Many people ask me: Do I need to hook up all those negative pads?
The answer is that you need to hook up at least two, and sometimes, you might want to hook up something like a switch or a connector between them. If you know how electricity flow, just look at the circuit diagram and you can see why. However, if you don't know how electricity flows, here are a few simple rules:
There are two GND pads on the board, and you only need to hook up one of them. You can use the other one(s) to hook up buttons, bluetooth modules or other things that needs GND, or it can be spliced into the wires, either way is fine.
Proffieboards also have two BATT- pads, and for the most part it's fine to hook up only one of them. The only reason there are two is to handle high current better.

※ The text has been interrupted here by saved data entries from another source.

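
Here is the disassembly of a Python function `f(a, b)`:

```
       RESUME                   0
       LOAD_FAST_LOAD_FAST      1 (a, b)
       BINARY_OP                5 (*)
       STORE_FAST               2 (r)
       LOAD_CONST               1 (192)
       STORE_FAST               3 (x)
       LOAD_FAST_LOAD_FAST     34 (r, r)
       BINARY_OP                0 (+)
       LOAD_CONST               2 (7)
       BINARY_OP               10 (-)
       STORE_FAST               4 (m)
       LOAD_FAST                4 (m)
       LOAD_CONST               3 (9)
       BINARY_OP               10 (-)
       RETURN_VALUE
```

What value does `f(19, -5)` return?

LOAD_FAST_LOAD_FAST a,b → push 19,-5. Stack: [19, -5]
BINARY_OP * → 19 * -5 = -95. Stack: [-95]
STORE_FAST r → r=-95. Stack: []
LOAD_CONST → push 192. Stack: [192]
STORE_FAST x → x=192. Stack: []
LOAD_FAST_LOAD_FAST r,r → push -95,-95. Stack: [-95, -95]
BINARY_OP + → -95 + -95 = -190. Stack: [-190]
LOAD_CONST → push 7. Stack: [-190, 7]
BINARY_OP - → -190 - 7 = -197. Stack: [-197]
STORE_FAST m → m=-197. Stack: []
LOAD_FAST m → push -197. Stack: [-197]
LOAD_CONST → push 9. Stack: [-197, 9]
BINARY_OP - → -197 - 9 = -206. Stack: [-206]
RETURN_VALUE → return -206.

-206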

Hooking up both means less resistance, less heat and better cooling performance.
BATT- and GND must be connected together while the board is on. Normally this is done by just hooking them up together. However, sometimes BATT- is hooked up directly to the battery, while GND goes through a switch, charge port or blade connector. Hooking it up this way means that the switch/port/connector doesn't have to transmit the high current that goes through BATT-. The board will automatically disable the FETs when GND is disconnected, which means that almost no current will leak through BATT- even though it is hooked up directly to the battery.

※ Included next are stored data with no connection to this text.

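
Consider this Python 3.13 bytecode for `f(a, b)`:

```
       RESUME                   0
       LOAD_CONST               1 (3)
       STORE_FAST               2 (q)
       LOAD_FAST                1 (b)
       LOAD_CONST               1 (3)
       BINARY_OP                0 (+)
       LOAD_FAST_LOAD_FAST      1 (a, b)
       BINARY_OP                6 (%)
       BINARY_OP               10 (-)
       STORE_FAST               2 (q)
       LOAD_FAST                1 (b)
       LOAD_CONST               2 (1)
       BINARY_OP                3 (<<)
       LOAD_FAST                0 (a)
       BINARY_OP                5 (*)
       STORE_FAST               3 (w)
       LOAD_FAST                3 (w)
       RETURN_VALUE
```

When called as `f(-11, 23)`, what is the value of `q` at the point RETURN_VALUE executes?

LOAD_CONST → push 3. Stack: [3]
STORE_FAST q → q=3. Stack: []
LOAD_FAST b → push 23. Stack: [23]
LOAD_CONST → push 3. Stack: [23, 3]
BINARY_OP + → 23 + 3 = 26. Stack: [26]
LOAD_FAST_LOAD_FAST a,b → push -11,23. Stack: [26, -11, 23]
BINARY_OP % → -11 % 23 = 12. Stack: [26, 12]
BINARY_OP - → 26 - 12 = 14. Stack: [14]
STORE_FAST q → q=14. Stack: []
LOAD_FAST b → push 23. Stack: [23]
LOAD_CONST → push 1. Stack: [23, 1]
BINARY_OP << → 23 << 1 = 46. Stack: [46]
LOAD_FAST a → push -11. Stack: [46, -11]
BINARY_OP * → 46 * -11 = -506. Stack: [-506]
STORE_FAST w → w=-506. Stack: []
LOAD_FAST w → push -506. Stack: [-506]
RETURN_VALUE → return -506.

14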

UPDATE: The pull-down resistors for the FET on TeensySaber and Proffieboards up to version 1.5 are hooked up to GND not BATT-, this means that the FETs will be left floating if GND is disconnected. Floating FETs can be either on or off or something in between, which is generally speaking not a good thing. If you disconnect GND on these boards, you must also disconnect BATT-, or the power to the LEDs. (Which is what happens if you use an 8-pin blade connector as shown in the wiring charts.)